2 - People who want to export to Hungary must remember that Hungary has signed numerous free trade agreements with several countries and supranational organizations other than the European Union and its Member States. The trade with these countries usually takes place without the need for any license except in the case of export of some products (such as potentially hazardous chemicals), specified in a government decree, for which the license is requested.
3 - Those who want to export to Hungary goods which are classified as "dual use" must necessarily comply with the existing standards for the European Union, which over the years has adopted several clear regulations (see today the EU Regulation 388/2012) on the export of such technologies and / or products within the Community.
If the products and technologies qualified as "dual use" come from a Member State and are exported or transferred to Hungary, there is no need to get any permission.
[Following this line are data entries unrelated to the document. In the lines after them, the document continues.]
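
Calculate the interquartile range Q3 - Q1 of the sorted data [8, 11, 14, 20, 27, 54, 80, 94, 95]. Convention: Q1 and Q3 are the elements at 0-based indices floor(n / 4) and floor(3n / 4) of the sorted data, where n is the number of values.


The data has n = 9 elements.
Q1 index = floor(9 / 4) = floor(2.25) = 2; Q3 index = floor(3 * 9 / 4) = floor(6.75) = 6
Q1 = element at index 2 = 14
Q3 = element at index 6 = 80
IQR = 80 - 14 = 66
Final answer: 66


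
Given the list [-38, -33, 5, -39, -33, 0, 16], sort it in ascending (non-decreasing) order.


Original list: [-38, -33, 5, -39, -33, 0, 16]
Repeatedly take the smallest remaining element:
  Remaining [-38, -33, 5, -39, -33, 0, 16] -> smallest is -39
  Remaining [-38, -33, 5, -33, 0, 16] -> smallest is -38
  Remaining [-33, 5, -33, 0, 16] -> smallest is -33
  Remaining [5, -33, 0, 16] -> smallest is -33
  Remaining [5, 0, 16] -> smallest is 0
  Remaining [5, 16] -> smallest is 5
  Remaining [16] -> smallest is 16
Collecting the picks in order gives the sorted list.
Final answer: [-39, -38, -33, -33, 0, 5, 16]


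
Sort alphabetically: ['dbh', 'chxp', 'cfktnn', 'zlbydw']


Compare strings character by character (the first differing letter decides):
  'cfktnn' < 'chxp' since 'f' < 'h' at position 2
  'chxp' < 'dbh' since 'c' < 'd' at position 1
  'dbh' < 'zlbydw' since 'd' < 'z' at position 1
Chaining these comparisons gives the alphabetical order.
Final answer: ['cfktnn', 'chxp', 'dbh', 'zlbydw']


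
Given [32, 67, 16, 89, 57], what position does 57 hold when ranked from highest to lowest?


Sort descending: [89, 67, 57, 32, 16]
Find 57 in the sorted list.
57 is at position 3.
Final answer: 3


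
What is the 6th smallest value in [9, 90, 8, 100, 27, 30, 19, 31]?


Sort ascending: [8, 9, 19, 27, 30, 31, 90, 100]
The 6th element (1-indexed) is at index 5.
Value = 31
Final answer: 31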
Only some products which are directly related to the production and management of military equipment, including chemical weapons, still need a prior authorization by the competent state authority.
The foreign entrepreneur who wants to invest in Hungary will first have to register their trademark or their patent, so they can fully enjoy the instruments recognized by the legal system which protect intellectual property.
Hungary has signed a number of agreements about the protection of intellectual property, including the Madrid Protocol; furthermore, as a European Union member state, it is a signatory of the European Patent Convention.
Under Hungarian law, trademarks are protected if they are registered to the national Patents and Trademarks Office or to the World Intellectual Property Organization. The protection of the registered trademark lasts for ten years, while the protection given to patents lasts for twenty years. The Hungarian law also recognizes the patentability of production processes.
Before registering the trademark, it is recommended to first verify the existence of another trademark which is identical or too similar and which is already registered in the country; then to carefully study its transliteration in Hungarian, in order to prevent that a mark considered particularly attractive in a language takes a totally different meaning in Hungarian.
Finally, it must be remembered that, in order to register the patent, both foreign citizens and companies must necessarily make use of a local representative who can also be a Hungarian lawyer.